In the meanwhile there were a number of small principalities in Romagna, a territory near Milan, which his father Alexander VI was viewing with a covetous eye. One of these was controlled by Giovanni Sforza, Lord of Pesaro, whom Alexander, at a time when he wanted to pit the strength of Milan against the subtle machinations of the King of Naples—caused Lucrezia his daughter, then only thirteen years of age, to marry, her union with the Count of Aversa having by this time been severed. Alexander having won the friendship of the King of Naples, he decided to proceed against the princelings of Romagna and confiscated their property. Cæsar was tolled off as general to accomplish this for himself, being provided men and means. Young Sforza, who had married Lucrezia, found himself in a treacherous position,—his own brother-in-law, with the assistance of his father-in-law, plotting against his life,—and fled with his wife, the fair Lucrezia, aged fifteen, to Pesaro. There he was fought by Cæsar who, however, not having sufficient troops was checked for the time being and returned to Rome. A year or so later, Pope Alexander being in a gentler frame of mind—it was Christmas and he desired all his children about him—invited them all home, including Lucrezia and her husband. Then followed a series of magnificent fêtes and exhibitions in honor of all this at Rome, and the family, including the uncertain son-in-law, husband of Lucrezia, seemed to be fairly well united in bonds of peace.

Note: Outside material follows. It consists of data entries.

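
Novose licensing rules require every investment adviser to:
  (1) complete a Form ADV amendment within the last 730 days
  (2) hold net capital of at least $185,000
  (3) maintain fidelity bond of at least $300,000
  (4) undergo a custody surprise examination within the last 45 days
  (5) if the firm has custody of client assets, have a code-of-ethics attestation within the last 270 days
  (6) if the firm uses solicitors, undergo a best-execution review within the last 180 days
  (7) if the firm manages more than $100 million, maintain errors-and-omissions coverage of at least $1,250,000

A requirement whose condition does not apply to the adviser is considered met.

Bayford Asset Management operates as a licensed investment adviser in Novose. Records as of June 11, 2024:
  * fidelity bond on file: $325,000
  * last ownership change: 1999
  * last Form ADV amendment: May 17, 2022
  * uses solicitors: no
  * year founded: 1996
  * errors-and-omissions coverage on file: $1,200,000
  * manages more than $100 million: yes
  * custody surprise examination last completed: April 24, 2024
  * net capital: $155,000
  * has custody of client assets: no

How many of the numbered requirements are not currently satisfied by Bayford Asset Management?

1. Form ADV amendment 756 days ago vs limit 730 → not met
2. net capital $155,000 < $185,000 → not met
3. fidelity bond $325,000 ≥ $300,000 → met
4. custody surprise examination 48 days ago vs limit 45 → not met
5. condition 'has custody of client assets' does not hold → requirement n/a → met
6. condition 'uses solicitors' does not hold → requirement n/a → met
7. condition 'manages more than $100 million' holds; errors-and-omissions coverage $1,200,000 < $1,250,000 → not met
Not met: 4 of 7

4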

Unfortunately, however, a little later (1497) the pope’s mood changed again. He was now, after some intermediate quarrels, once more friendly with the King of Naples and decided that Sforza was no longer a fit husband for Lucrezia. Then came the annulment of this marriage and the remarriage of Lucrezia to Alphonso of Aragon, Duke of Bisceglie, a relative and favorite of the King of Naples, aged eighteen and handsome. But, alas! no sooner is this fairly begun than new complications arise. The pope thinks he sees an opportunity to destroy the power of Naples as a rival with the aid of the King of France, Louis XII. He lends assistance to the latter, who comes to invade Naples, and young Bisceglie, now fearing for his life at the hands of his treacherous father-in-law, deserts Rome and Lucrezia and flees. Louis XII proceeds against Naples. Spoleto falls and Lucrezia, Bisceglie’s wife, as representative of the pope (aged eighteen) is sent to receive the homage of Spoleto!